Ветераны революции и функционеры, собравшиеся в Большом театре, вряд ли оценили эти новации при первом просмотре. А увидели они, судя по монтажному листу, разысканному Юрием Гавриловичем Цивьяном, вот что: «Ударницы дали залп. / Забегают в моленную. / Вбегают матросы. / Ищут. Забегают в уборную. / Бабы затаились в моленной. / Матросы в уборной. / Бабы удирают. / Дают выстрел в уборную».

Хороша классовая борьба в сердце старого мира — царском дворце! А вот обличительный титр: «Зимний насчитывает 200 одних уборных». Для показа ужасов царизма ничего, конечно, лучше не придумаешь. Восставший народ, однако, не дремлет — ищет грозного противника, чтобы дать ему «последний и решительный». Перед ошарашенным зрителем мелькают кадры: «Матрос. / Статуя. / Бидэ. / Матрос брезгливо вытирает штык. / Ворошит белье. / Ломает решетки. / Чемоданы. / В белье находит ударниц. / Ударницы на коленях. / Летит белье. / Матрос “уф” и закуривает».

«После юбилейных просмотров картины “Октябрь”, — меланхолически констатировали Эйзенштейн и Александров, — целым рядом товарищей сделаны замечания…» Словом, товарищи доверчиво собрались посмотреть, как отобразит их доблести цвет советской кинематографии, но увиденное настолько не соответствовало зрительским ожиданиям, что ленту пришлось перекраивать.

Каково зрелище: крыса, на бегу исполняющая лебединую песню!
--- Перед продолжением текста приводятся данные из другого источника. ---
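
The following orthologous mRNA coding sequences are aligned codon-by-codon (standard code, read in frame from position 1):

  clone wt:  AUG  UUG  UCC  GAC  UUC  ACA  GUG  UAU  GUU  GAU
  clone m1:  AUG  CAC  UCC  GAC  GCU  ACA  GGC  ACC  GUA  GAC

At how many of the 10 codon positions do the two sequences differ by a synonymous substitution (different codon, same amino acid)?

Codon 1: AUG Met / AUG Met — identical.
Codon 2: UUG Leu / CAC His — nonsynonymous.
Codon 3: UCC Ser / UCC Ser — identical.
Codon 4: GAC Asp / GAC Asp — identical.
Codon 5: UUC Phe / GCU Ala — nonsynonymous.
Codon 6: ACA Thr / ACA Thr — identical.
Codon 7: GUG Val / GGC Gly — nonsynonymous.
Codon 8: UAU Tyr / ACC Thr — nonsynonymous.
Codon 9: GUU Val / GUA Val — synonymous.
Codon 10: GAU Asp / GAC Asp — synonymous.
Synonymous differences: 2.

2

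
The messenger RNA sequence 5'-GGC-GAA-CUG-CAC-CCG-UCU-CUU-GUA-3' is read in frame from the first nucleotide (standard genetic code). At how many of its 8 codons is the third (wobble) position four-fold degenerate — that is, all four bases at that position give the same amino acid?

Codon 1 GGC (Gly): third position 4-fold.
Codon 2 GAA (Glu): third position 2-fold.
Codon 3 CUG (Leu): third position 4-fold.
Codon 4 CAC (His): third position 2-fold.
Codon 5 CCG (Pro): third position 4-fold.
Codon 6 UCU (Ser): third position 4-fold.
Codon 7 CUU (Leu): third position 4-fold.
Codon 8 GUA (Val): third position 4-fold.
Four-fold degenerate third positions: 6.

6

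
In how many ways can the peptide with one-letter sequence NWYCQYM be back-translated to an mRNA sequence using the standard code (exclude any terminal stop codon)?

32

Asn: 2 codons.
Trp: 1 codon.
Tyr: 2 codons.
Cys: 2 codons.
Gln: 2 codons.
Tyr: 2 codons.
Met: 1 codon.
2 × 1 × 2 × 2 × 2 × 2 × 1 = 32.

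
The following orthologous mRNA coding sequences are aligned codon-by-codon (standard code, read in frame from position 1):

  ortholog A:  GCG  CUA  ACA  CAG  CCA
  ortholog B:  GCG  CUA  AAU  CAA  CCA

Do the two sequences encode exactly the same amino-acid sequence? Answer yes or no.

no

Codon 1: GCG Ala / GCG Ala — identical.
Codon 2: CUA Leu / CUA Leu — identical.
Codon 3: ACA Thr / AAU Asn — nonsynonymous.
Codon 4: CAG Gln / CAA Gln — synonymous.
Codon 5: CCA Pro / CCA Pro — identical.
Nonsynonymous differences: 1 → different protein.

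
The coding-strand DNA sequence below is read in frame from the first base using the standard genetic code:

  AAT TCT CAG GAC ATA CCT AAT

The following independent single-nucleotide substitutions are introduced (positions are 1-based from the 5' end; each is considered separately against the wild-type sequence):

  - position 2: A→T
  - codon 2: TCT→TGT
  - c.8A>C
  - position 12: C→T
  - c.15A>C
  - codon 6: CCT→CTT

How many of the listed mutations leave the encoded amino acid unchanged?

Codon 1: AAT (Asn) → ATT (Ile) — missense.
Codon 2: TCT (Ser) → TGT (Cys) — missense.
Codon 3: CAG (Gln) → CCG (Pro) — missense.
Codon 4: GAC (Asp) → GAT (Asp) — synonymous.
Codon 5: ATA (Ile) → ATC (Ile) — synonymous.
Codon 6: CCT (Pro) → CTT (Leu) — missense.
Synonymous: 2 of 6.

2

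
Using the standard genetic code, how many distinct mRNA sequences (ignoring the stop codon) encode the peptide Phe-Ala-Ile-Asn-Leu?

Phe: 2 codons.
Ala: 4 codons.
Ile: 3 codons.
Asn: 2 codons.
Leu: 6 codons.
2 × 4 × 3 × 2 × 6 = 288.

288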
Анатолий Васильевич Луначарский никаких замечаний не делал, он сразу назвал картину шедевром и даже вознес над прославленным «Потемкиным»: то, мол, был музыкальный этюд, здесь же предстала истинная симфония. Но голос наркома просвещения прозвучал одиноко — широкие массы «Октябрь» не смотрели, а знатоки отзывались о нем столь «диалектически», что и не разберешь, провал это или достижение. Двойственное отношение к ленте афористично выразил Всеволод Пудовкин: «Как хотел бы я иметь неудачу такой силы!» Это желание, кстати, сбылось: фильмы Пудовкина начала 1930-х годов, вызвавшие всеобщее недоумение, до сих пор толком не исследованы.
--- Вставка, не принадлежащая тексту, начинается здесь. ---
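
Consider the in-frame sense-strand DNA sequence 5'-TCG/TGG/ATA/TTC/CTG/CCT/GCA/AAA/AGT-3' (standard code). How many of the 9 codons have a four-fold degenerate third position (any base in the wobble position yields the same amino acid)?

4

Codon 1 TCG (Ser): third position 4-fold.
Codon 2 TGG (Trp): third position 1-fold.
Codon 3 ATA (Ile): third position 3-fold.
Codon 4 TTC (Phe): third position 2-fold.
Codon 5 CTG (Leu): third position 4-fold.
Codon 6 CCT (Pro): third position 4-fold.
Codon 7 GCA (Ala): third position 4-fold.
Codon 8 AAA (Lys): third position 2-fold.
Codon 9 AGT (Ser): third position 2-fold.
Four-fold degenerate third positions: 4.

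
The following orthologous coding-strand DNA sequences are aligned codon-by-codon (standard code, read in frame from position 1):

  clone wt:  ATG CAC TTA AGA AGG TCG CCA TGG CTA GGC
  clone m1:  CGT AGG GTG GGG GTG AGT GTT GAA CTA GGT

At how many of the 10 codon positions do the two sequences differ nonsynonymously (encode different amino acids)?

7

Codon 1: ATG Met / CGT Arg — nonsynonymous.
Codon 2: CAC His / AGG Arg — nonsynonymous.
Codon 3: TTA Leu / GTG Val — nonsynonymous.
Codon 4: AGA Arg / GGG Gly — nonsynonymous.
Codon 5: AGG Arg / GTG Val — nonsynonymous.
Codon 6: TCG Ser / AGT Ser — synonymous.
Codon 7: CCA Pro / GTT Val — nonsynonymous.
Codon 8: TGG Trp / GAA Glu — nonsynonymous.
Codon 9: CTA Leu / CTA Leu — identical.
Codon 10: GGC Gly / GGT Gly — synonymous.
Nonsynonymous differences: 7.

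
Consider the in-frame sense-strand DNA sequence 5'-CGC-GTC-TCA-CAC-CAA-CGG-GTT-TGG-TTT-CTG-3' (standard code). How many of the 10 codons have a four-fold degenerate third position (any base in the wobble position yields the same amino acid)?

Codon 1 CGC (Arg): third position 4-fold.
Codon 2 GTC (Val): third position 4-fold.
Codon 3 TCA (Ser): third position 4-fold.
Codon 4 CAC (His): third position 2-fold.
Codon 5 CAA (Gln): third position 2-fold.
Codon 6 CGG (Arg): third position 4-fold.
Codon 7 GTT (Val): third position 4-fold.
Codon 8 TGG (Trp): third position 1-fold.
Codon 9 TTT (Phe): third position 2-fold.
Codon 10 CTG (Leu): third position 4-fold.
Four-fold degenerate third positions: 6.

6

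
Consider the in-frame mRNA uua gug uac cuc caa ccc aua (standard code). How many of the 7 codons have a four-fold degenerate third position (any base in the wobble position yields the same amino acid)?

3

Codon 1 UUA (Leu): third position 2-fold.
Codon 2 GUG (Val): third position 4-fold.
Codon 3 UAC (Tyr): third position 2-fold.
Codon 4 CUC (Leu): third position 4-fold.
Codon 5 CAA (Gln): third position 2-fold.
Codon 6 CCC (Pro): third position 4-fold.
Codon 7 AUA (Ile): third position 3-fold.
Four-fold degenerate third positions: 3.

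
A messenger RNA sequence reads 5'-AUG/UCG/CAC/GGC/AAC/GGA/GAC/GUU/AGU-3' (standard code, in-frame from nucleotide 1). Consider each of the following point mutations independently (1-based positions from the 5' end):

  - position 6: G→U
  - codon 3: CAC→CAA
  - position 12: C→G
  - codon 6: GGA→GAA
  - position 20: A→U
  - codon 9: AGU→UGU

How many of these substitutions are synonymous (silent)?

Codon 2: UCG (Ser) → UCU (Ser) — synonymous.
Codon 3: CAC (His) → CAA (Gln) — missense.
Codon 4: GGC (Gly) → GGG (Gly) — synonymous.
Codon 6: GGA (Gly) → GAA (Glu) — missense.
Codon 7: GAC (Asp) → GUC (Val) — missense.
Codon 9: AGU (Ser) → UGU (Cys) — missense.
Synonymous: 2 of 6.

2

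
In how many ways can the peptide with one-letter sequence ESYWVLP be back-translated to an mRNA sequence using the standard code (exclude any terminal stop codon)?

2304

Glu: 2 codons.
Ser: 6 codons.
Tyr: 2 codons.
Trp: 1 codon.
Val: 4 codons.
Leu: 6 codons.
Pro: 4 codons.
2 × 6 × 2 × 1 × 4 × 6 × 4 = 2304.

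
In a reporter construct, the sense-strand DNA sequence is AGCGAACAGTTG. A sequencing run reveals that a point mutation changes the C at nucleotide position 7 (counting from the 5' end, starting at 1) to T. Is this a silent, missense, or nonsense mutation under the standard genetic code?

Position 7 falls in codon 3: CAG → Gln.
After the substitution the codon is TAG → Stop.
The new codon is a stop codon, so this is a nonsense mutation.

nonsense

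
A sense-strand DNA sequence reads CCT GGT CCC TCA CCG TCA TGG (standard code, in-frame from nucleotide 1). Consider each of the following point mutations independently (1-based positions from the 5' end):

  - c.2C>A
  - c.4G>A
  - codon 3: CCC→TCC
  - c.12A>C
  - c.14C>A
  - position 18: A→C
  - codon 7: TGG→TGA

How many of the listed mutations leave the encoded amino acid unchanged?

Codon 1: CCT (Pro) → CAT (His) — missense.
Codon 2: GGT (Gly) → AGT (Ser) — missense.
Codon 3: CCC (Pro) → TCC (Ser) — missense.
Codon 4: TCA (Ser) → TCC (Ser) — synonymous.
Codon 5: CCG (Pro) → CAG (Gln) — missense.
Codon 6: TCA (Ser) → TCC (Ser) — synonymous.
Codon 7: TGG (Trp) → TGA (Stop) — nonsense.
Synonymous: 2 of 7.

2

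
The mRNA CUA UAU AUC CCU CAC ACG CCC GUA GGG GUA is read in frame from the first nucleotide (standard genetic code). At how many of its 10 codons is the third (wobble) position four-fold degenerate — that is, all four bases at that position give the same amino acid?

7

Codon 1 CUA (Leu): third position 4-fold.
Codon 2 UAU (Tyr): third position 2-fold.
Codon 3 AUC (Ile): third position 3-fold.
Codon 4 CCU (Pro): third position 4-fold.
Codon 5 CAC (His): third position 2-fold.
Codon 6 ACG (Thr): third position 4-fold.
Codon 7 CCC (Pro): third position 4-fold.
Codon 8 GUA (Val): third position 4-fold.
Codon 9 GGG (Gly): third position 4-fold.
Codon 10 GUA (Val): third position 4-fold.
Four-fold degenerate third positions: 7.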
«Октябрь». Реж. Сергей Эйзенштейн. 1928

Лапидарно отозвался об «Октябре» Дзига Вертов: «Лебединая песнь крысы, бегущей с тонущего корабля». Каково зрелище: крыса, на бегу исполняющая лебединую песню! Виктор Шкловский не был столь радикален: в краткой статье с мутноватым содержанием, странными выводами и знаменательным названием «Конец барокко. Письмо Эйзенштейну» (1932) он наставлял заплутавшего в трех соснах мастера: «Вы победили Керенского, развели мост и все же не взяли Зимний дворец. Нужно брать простую вещь, как всякую вещь, как простую. Время барокко прошло». Словом, «Октябрь» — блистательный тупик, занятное баловство в эпоху, когда в дверь стучится искусство большого реалистического дыхания.
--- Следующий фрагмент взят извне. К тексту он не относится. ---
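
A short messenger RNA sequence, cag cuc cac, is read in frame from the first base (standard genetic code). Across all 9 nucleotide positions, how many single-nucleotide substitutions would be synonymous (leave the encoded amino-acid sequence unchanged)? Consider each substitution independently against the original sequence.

Codon 1 (CAG, Gln): 1 synonymous substitution.
Codon 2 (CUC, Leu): 3 synonymous substitutions.
Codon 3 (CAC, His): 1 synonymous substitution.
Total: 1 + 3 + 1 = 5.

5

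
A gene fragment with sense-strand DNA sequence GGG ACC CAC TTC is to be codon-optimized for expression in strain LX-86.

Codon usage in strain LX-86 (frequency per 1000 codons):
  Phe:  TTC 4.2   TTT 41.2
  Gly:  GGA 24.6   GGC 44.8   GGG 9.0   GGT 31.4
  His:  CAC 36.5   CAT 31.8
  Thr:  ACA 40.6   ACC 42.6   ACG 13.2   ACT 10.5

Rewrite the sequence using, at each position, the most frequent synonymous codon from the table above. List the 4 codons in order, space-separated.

Codon 1 (Gly): best is GGC at 44.8.
Codon 2 (Thr): best is ACC at 42.6.
Codon 3 (His): best is CAC at 36.5.
Codon 4 (Phe): best is TTT at 41.2.

GGC ACC CAC TTT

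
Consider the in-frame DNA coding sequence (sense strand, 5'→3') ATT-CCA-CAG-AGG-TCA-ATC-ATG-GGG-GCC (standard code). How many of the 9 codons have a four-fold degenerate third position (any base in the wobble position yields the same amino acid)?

Codon 1 ATT (Ile): third position 3-fold.
Codon 2 CCA (Pro): third position 4-fold.
Codon 3 CAG (Gln): third position 2-fold.
Codon 4 AGG (Arg): third position 2-fold.
Codon 5 TCA (Ser): third position 4-fold.
Codon 6 ATC (Ile): third position 3-fold.
Codon 7 ATG (Met): third position 1-fold.
Codon 8 GGG (Gly): third position 4-fold.
Codon 9 GCC (Ala): third position 4-fold.
Four-fold degenerate third positions: 4.

4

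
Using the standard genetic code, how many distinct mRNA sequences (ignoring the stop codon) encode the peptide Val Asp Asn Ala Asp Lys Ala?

1024

Val: 4 codons.
Asp: 2 codons.
Asn: 2 codons.
Ala: 4 codons.
Asp: 2 codons.
Lys: 2 codons.
Ala: 4 codons.
4 × 2 × 2 × 4 × 2 × 2 × 4 = 1024.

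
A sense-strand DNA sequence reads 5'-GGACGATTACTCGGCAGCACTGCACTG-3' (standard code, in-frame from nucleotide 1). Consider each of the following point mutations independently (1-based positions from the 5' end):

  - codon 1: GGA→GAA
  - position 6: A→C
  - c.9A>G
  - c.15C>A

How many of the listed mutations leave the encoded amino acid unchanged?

3

Codon 1: GGA (Gly) → GAA (Glu) — missense.
Codon 2: CGA (Arg) → CGC (Arg) — synonymous.
Codon 3: TTA (Leu) → TTG (Leu) — synonymous.
Codon 5: GGC (Gly) → GGA (Gly) — synonymous.
Synonymous: 3 of 4.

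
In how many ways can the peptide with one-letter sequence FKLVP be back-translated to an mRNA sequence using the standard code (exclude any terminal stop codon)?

384

Phe: 2 codons.
Lys: 2 codons.
Leu: 6 codons.
Val: 4 codons.
Pro: 4 codons.
2 × 2 × 6 × 4 × 4 = 384.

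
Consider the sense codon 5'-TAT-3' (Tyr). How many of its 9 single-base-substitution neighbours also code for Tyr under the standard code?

Position 1: none → 0 synonymous.
Position 2: none → 0 synonymous.
Position 3: TAC → 1 synonymous.
Total: 0 + 0 + 1 = 1.

1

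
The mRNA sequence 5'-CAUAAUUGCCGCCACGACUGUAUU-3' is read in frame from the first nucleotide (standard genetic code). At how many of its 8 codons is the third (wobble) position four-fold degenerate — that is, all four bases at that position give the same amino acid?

1

Codon 1 CAU (His): third position 2-fold.
Codon 2 AAU (Asn): third position 2-fold.
Codon 3 UGC (Cys): third position 2-fold.
Codon 4 CGC (Arg): third position 4-fold.
Codon 5 CAC (His): third position 2-fold.
Codon 6 GAC (Asp): third position 2-fold.
Codon 7 UGU (Cys): third position 2-fold.
Codon 8 AUU (Ile): third position 3-fold.
Four-fold degenerate third positions: 1.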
«Гении — плохие исполнители заказов», — прозвучало в эфире радиостанции «Орфей». Потому столь непригодным для пропаганды идей Октября оказался «Октябрь» Эйзенштейна, нагрузившего ленту интеллектуальной рефлексией и давшего волю личным пристрастиям и комплексам.

Далеким от социальных стереотипов вышел обязательный для пропаганды «образ врага». Так, главными защитниками Временного правительства оказались в фильме бойцы женского батальона, однако на фоне изображенного здесь мощного, с многотысячными толпами, штурма Зимнего дворца этот противник выглядел каким-то несерьезным. Отчего, казалось, и не высмеять защитников антинародного режима? Но у сердобольного зрителя кадры с «ударницами» вызывали не политически грамотные умозаключения, а сочувственный вздох: «Да, не женское это дело — воевать…»

Поруганная, извращенная женственность служит у Эйзенштейна главным обвинением отжившему режиму.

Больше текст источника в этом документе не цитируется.